# sqlitegraph-core/src/hnsw/ — Hierarchical Navigable Small World Index
HNSW vector similarity search. This is the primary index for finding nearest neighbors
in high-dimensional vector space. Used for: semantic code search, sparse inference
neuron selection, embedding-based retrieval.
## Architecture
- `index.rs` — `HnswIndex<V: Vector>` — the core struct. Insert, search, delete, stats.
- `index_api.rs` — Public API methods on HnswIndex.
- `builder.rs` — `HnswConfigBuilder` — fluent config constructor.
- `config.rs` — `HnswConfig`, `hnsw_config()` — M (max connections), ef_construction, ef_search.
- `storage.rs` — Vector storage backends (in-memory, mmap, SQLite-backed).
- `layer.rs` — Multi-layer graph structure (bottom layer = all nodes, upper = sparse).
- `multilayer.rs` — `MultiLayerNodeManager`, `LevelDistributor`, `LayerMappings`.
- `distance_metric.rs` — `DistanceMetric` trait + `compute_distance()` dispatch.
- `distance_functions.rs` — Cosine, Euclidean, inner product, dot product implementations.
- `batch_filter.rs` — Batch filtering for filtered search (label/property predicates).
- `errors.rs` — `HnswError` variants.
## Key Parameters
- `M` — Max edges per node per layer. Higher = better recall, more memory. Default: 16.
- `ef_construction` — Beam width during index build. Higher = better index quality, slower build. Default: 200.
- `ef_search` — Beam width during query. Higher = better recall, slower query. Default: 50.
## Key Conventions
- Vectors are generic via `Vector` trait — not hardcoded to f32.
- Distance metric is configurable per-index. Cosine for embeddings, Euclidean for raw weights.

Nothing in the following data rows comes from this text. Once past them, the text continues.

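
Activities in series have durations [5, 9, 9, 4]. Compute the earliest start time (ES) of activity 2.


Activity 2 starts after activities 1 through 1 complete.
Predecessor durations: [5]
ES = 5 = 5

5


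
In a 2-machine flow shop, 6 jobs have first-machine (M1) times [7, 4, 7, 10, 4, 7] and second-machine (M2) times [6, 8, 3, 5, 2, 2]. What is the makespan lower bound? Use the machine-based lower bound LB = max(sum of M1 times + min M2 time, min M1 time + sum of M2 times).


LB1 = sum(M1 times) + min(M2 times) = 39 + 2 = 41
LB2 = min(M1 times) + sum(M2 times) = 4 + 26 = 30
Lower bound = max(LB1, LB2) = max(41, 30) = 41

41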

- Thread safety: HNSW operations acquire internal locks. Do NOT hold external locks while calling HNSW.
- Storage backends are pluggable: in-memory HashMap (default), mmap for large datasets, SQLite for persistence.
- `batch_filter.rs` enables pre-filtering search by graph properties before distance computation.

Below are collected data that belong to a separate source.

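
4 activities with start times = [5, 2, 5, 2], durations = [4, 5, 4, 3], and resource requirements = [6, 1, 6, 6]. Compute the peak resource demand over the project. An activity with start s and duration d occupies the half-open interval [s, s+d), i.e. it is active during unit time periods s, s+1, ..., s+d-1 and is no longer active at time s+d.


Each activity i is active on [start_i, start_i + duration_i).
Compute total resource usage per time slot:
  t=0: active resources = [], total = 0
  t=1: active resources = [], total = 0
  t=2: active resources = [1, 6], total = 7
  t=3: active resources = [1, 6], total = 7
  t=4: active resources = [1, 6], total = 7
  t=5: active resources = [6, 1, 6], total = 13
  t=6: active resources = [6, 1, 6], total = 13
  t=7: active resources = [6, 6], total = 12
  t=8: active resources = [6, 6], total = 12
Peak resource demand = 13

13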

- Delete is soft-delete (marks node, compacts lazily). Hard delete via `compact()`.
## When Editing Here
- Distance functions MUST be SIMD-optimized (AVX2/AVX-512) for any vector dimension >= 64.

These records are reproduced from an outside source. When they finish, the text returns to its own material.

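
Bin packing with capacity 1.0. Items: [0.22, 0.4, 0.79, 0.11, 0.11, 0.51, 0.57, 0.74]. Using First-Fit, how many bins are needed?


Place items sequentially using First-Fit:
  Item 0.22 -> new Bin 1
  Item 0.4 -> Bin 1 (now 0.62)
  Item 0.79 -> new Bin 2
  Item 0.11 -> Bin 1 (now 0.73)
  Item 0.11 -> Bin 1 (now 0.84)
  Item 0.51 -> new Bin 3
  Item 0.57 -> new Bin 4
  Item 0.74 -> new Bin 5
Total bins used = 5

5


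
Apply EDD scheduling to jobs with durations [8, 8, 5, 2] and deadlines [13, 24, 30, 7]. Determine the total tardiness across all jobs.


Sort by due date (EDD order): [(2, 7), (8, 13), (8, 24), (5, 30)]
Compute completion times and tardiness:
  Job 1: p=2, d=7, C=2, tardiness=max(0,2-7)=0
  Job 2: p=8, d=13, C=10, tardiness=max(0,10-13)=0
  Job 3: p=8, d=24, C=18, tardiness=max(0,18-24)=0
  Job 4: p=5, d=30, C=23, tardiness=max(0,23-30)=0
Total tardiness = 0

0


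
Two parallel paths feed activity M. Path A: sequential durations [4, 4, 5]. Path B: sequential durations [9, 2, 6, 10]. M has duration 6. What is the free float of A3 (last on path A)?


ES(A3) = sum of predecessors on chain A = 8
EF(A3) = ES + duration = 8 + 5 = 13
Successor of A3 is M. ES(M) = max(sum(A), sum(B)) = max(13, 27) = 27
Free float = ES(successor) - EF(current) = 27 - 13 = 14

14


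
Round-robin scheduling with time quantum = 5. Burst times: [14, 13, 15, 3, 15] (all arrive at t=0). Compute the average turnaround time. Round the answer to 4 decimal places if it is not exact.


Time quantum = 5
Execution trace:
  J1 runs 5 units, time = 5
  J2 runs 5 units, time = 10
  J3 runs 5 units, time = 15
  J4 runs 3 units, time = 18
  J5 runs 5 units, time = 23
  J1 runs 5 units, time = 28
  J2 runs 5 units, time = 33
  J3 runs 5 units, time = 38
  J5 runs 5 units, time = 43
  J1 runs 4 units, time = 47
  J2 runs 3 units, time = 50
  J3 runs 5 units, time = 55
  J5 runs 5 units, time = 60
Finish times: [47, 50, 55, 18, 60]
Average turnaround = 230/5 = 46.0

46.0


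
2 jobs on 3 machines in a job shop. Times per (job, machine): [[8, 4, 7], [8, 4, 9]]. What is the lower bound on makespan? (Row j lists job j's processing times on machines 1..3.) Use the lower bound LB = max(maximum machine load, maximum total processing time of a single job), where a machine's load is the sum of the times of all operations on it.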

- New distance metrics: implement `DistanceMetric` trait, register in `distance_functions.rs`.
- Breaking the layer structure invariant (node in layer N must exist in layers 0..N) causes panics.
- `storage.rs` changes affect all vector persistence — test with mmap AND in-memory backends.
- Config changes must preserve backward-compatible defaults (existing indices keep working).